22. Melekleri gördükleri gün, işte o gün suçlulara müjde yoktur ve onlar; (Size sevinmek) yasaktır, yasak!" derler.
23. Yaptıkları her işin önüne geçmişiz de onu (etrafa) saçılmış toz zerreleri haline getirmişizdir.
24. O gün cennet halkının kalacakları yer daha iyi, dinlenip safâ sürecekleri yer daha güzeldir.
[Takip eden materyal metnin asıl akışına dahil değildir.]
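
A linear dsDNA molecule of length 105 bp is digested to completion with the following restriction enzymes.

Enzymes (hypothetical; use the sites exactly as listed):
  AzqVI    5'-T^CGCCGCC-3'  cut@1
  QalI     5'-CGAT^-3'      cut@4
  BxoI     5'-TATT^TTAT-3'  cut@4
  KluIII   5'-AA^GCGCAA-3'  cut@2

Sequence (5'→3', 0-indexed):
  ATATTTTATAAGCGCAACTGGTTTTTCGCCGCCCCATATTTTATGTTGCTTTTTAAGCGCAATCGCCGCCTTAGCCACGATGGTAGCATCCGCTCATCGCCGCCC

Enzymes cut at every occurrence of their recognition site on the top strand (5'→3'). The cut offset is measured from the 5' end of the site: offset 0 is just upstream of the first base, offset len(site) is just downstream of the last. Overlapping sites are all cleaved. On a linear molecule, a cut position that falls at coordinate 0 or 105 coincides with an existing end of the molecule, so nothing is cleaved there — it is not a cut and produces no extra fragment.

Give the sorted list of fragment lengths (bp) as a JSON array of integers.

[5,6,7,8,14,15,16,16,18]

Site scan:
  AzqVI TCGCCGCC/1: at [25, 62, 96] ⇒ [26, 63, 97]
  QalI CGAT/4: at [77] ⇒ [81]
  BxoI TATTTTAT/4: at [1, 36] ⇒ [5, 40]
  KluIII AAGCGCAA/2: at [9, 54] ⇒ [11, 56]

All cut coordinates (distinct, sorted): [5, 11, 26, 40, 56, 63, 81, 97]

Fragments:
  [0,5): 5 bp
  [5,11): 6 bp
  [11,26): 15 bp
  [26,40): 14 bp
  [40,56): 16 bp
  [56,63): 7 bp
  [63,81): 18 bp
  [81,97): 16 bp
  [97,105): 8 bp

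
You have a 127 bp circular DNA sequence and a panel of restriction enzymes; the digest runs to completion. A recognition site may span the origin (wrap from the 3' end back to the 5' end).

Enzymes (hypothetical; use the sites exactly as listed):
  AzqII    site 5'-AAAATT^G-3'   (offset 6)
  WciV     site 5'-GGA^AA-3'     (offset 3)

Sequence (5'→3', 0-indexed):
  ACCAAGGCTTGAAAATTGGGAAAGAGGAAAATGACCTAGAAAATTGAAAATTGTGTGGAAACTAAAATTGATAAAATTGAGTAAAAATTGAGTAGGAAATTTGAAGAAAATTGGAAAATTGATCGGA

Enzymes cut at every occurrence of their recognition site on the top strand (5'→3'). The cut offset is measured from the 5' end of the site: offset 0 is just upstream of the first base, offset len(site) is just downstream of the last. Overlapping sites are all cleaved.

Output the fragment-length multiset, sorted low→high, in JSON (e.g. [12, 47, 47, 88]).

[3,4,5,7,7,7,8,9,10,11,15,17,24]

Per-enzyme occurrences:
  AzqII (AAAATTG, off=6): starts [11, 39, 46, 63, 72, 83, 106, 114] → cuts [17, 45, 52, 69, 78, 89, 112, 120]
  WciV (GGAAA, off=3): starts [18, 25, 56, 94, 112] → cuts [21, 28, 59, 97, 115]

Pooled cuts: [17, 21, 28, 45, 52, 59, 69, 78, 89, 97, 112, 115, 120]

Fragments:
  17→21: 4 bp
  21→28: 7 bp
  28→45: 17 bp
  45→52: 7 bp
  52→59: 7 bp
  59→69: 10 bp
  69→78: 9 bp
  78→89: 11 bp
  89→97: 8 bp
  97→112: 15 bp
  112→115: 3 bp
  115→120: 5 bp
  120→17 (wrap): 127-120+17 = 24 bp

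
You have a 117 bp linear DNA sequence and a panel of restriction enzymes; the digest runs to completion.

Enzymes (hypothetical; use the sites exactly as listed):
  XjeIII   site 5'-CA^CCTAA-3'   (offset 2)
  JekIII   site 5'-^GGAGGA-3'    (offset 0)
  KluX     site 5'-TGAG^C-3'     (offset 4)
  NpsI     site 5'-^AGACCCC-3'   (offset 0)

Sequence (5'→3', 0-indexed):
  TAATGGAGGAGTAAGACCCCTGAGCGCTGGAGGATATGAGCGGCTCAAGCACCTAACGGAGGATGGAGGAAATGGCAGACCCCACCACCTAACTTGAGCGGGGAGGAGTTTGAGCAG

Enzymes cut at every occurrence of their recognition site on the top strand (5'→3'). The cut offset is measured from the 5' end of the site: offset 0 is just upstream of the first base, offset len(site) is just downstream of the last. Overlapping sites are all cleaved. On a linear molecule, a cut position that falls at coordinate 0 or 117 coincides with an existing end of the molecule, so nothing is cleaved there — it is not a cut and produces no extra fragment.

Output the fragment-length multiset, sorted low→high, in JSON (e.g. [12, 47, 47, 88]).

[3,3,4,4,6,7,9,11,11,11,11,12,12,13]

Scan for sites:
  XjeIII (CACCTAA, off=2): starts [49, 85] → cuts [51, 87]
  JekIII (GGAGGA, off=0): starts [4, 28, 57, 64, 101] → cuts [4, 28, 57, 64, 101]
  KluX (TGAGC, off=4): starts [20, 36, 94, 110] → cuts [24, 40, 98, 114]
  NpsI (AGACCCC, off=0): starts [13, 76] → cuts [13, 76]

Pooled cuts: [4, 13, 24, 28, 40, 51, 57, 64, 76, 87, 98, 101, 114]

Fragments:
  [0,4): 4 bp
  [4,13): 9 bp
  [13,24): 11 bp
  [24,28): 4 bp
  [28,40): 12 bp
  [40,51): 11 bp
  [51,57): 6 bp
  [57,64): 7 bp
  [64,76): 12 bp
  [76,87): 11 bp
  [87,98): 11 bp
  [98,101): 3 bp
  [101,114): 13 bp
  [114,117): 3 bp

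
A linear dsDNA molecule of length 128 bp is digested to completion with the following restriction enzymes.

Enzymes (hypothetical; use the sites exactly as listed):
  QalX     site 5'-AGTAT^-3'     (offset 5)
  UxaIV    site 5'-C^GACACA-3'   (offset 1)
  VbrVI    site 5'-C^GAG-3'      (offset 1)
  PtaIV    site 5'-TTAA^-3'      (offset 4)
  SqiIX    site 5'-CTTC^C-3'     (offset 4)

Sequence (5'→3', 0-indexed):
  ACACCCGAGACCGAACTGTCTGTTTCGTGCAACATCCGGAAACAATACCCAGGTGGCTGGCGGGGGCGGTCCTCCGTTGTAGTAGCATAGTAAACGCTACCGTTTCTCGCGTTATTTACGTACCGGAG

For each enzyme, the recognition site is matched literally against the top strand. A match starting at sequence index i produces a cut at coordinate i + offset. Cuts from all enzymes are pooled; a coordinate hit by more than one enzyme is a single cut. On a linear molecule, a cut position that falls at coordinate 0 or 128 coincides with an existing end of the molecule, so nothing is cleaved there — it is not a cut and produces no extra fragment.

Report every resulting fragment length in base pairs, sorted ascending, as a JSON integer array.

[6,122]

Site scan:
  QalX (AGTAT, off=5): no sites
  UxaIV (CGACACA, off=1): no sites
  VbrVI (CGAG, off=1): starts [5] → cuts [6]
  PtaIV (TTAA, off=4): no sites
  SqiIX (CTTCC, off=4): no sites

All cut coordinates (distinct, sorted): [6]

Fragments:
  [0,6): 6 bp
  [6,128): 122 bp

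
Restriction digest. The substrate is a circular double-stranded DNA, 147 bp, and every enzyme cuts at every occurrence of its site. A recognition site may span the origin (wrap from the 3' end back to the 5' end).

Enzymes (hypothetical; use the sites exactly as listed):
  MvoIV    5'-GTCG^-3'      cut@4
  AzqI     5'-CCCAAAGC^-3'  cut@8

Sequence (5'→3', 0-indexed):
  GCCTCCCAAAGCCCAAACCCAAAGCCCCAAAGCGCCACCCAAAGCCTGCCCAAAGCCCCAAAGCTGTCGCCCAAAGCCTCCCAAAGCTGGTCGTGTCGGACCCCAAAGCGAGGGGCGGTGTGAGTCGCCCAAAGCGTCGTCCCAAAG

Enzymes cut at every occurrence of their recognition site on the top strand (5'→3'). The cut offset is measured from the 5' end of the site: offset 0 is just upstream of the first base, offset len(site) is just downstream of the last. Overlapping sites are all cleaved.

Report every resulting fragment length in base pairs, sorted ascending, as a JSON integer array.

[4,5,5,6,8,8,8,8,10,11,11,12,13,18,20]

Site scan:
  MvoIV (GTCG, off=4): starts [65, 89, 94, 123, 135] → cuts [69, 93, 98, 127, 139]
  AzqI (CCCAAAGC, off=8): starts [4, 17, 25, 37, 48, 56, 69, 79, 101, 127] → cuts [12, 25, 33, 45, 56, 64, 77, 87, 109, 135]

All cut coordinates (distinct, sorted): [12, 25, 33, 45, 56, 64, 69, 77, 87, 93, 98, 109, 127, 135, 139]

Fragments:
  12→25: 13 bp
  25→33: 8 bp
  33→45: 12 bp
  45→56: 11 bp
  56→64: 8 bp
  64→69: 5 bp
  69→77: 8 bp
  77→87: 10 bp
  87→93: 6 bp
  93→98: 5 bp
  98→109: 11 bp
  109→127: 18 bp
  127→135: 8 bp
  135→139: 4 bp
  139→12 (wrap): 147-139+12 = 20 bp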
25. Göğün bulutları parçalayıp meleklerin bölük bölük indirildiği gün;
26. İşte o gün, gerçek mülk, Rahmânın'dır, (bütün hükümranlık yalnız O'na âittir) ve o (gün), kâfirler için çetin bir gündür.
27. O gün zâlim ellerini ısırıp: "Nolaydı, keşke ben elçiyle beraber bir yol edineydim!" der.
28. "Vah bana, ne olurdu, ben falanı dost tutmasaydım!"
29. O beni, bana gelen Zikirden saptırdı. Zaten şeytân, insanı yapayalnız ve yardımcısız bırakır."
30. Elçi de: "Ya Rabbi, kavmim, bu Kur'an'ı terk edilmiş bıraktılar" demiştir.
31. Biz böylece her elçiye suçlulardan bir düşman var ettik. Yol gösterici ve yardımcı olarak Rabbin yeter.
32. İnkâr edenler: "Kur'ân, ona bir defada indirilmeli değil miydi?" dediler. Biz onunla senin kalbini sağlamlaştırmak için onu böyle (parça parça indirdik) ve onu ağır ağır okuduk.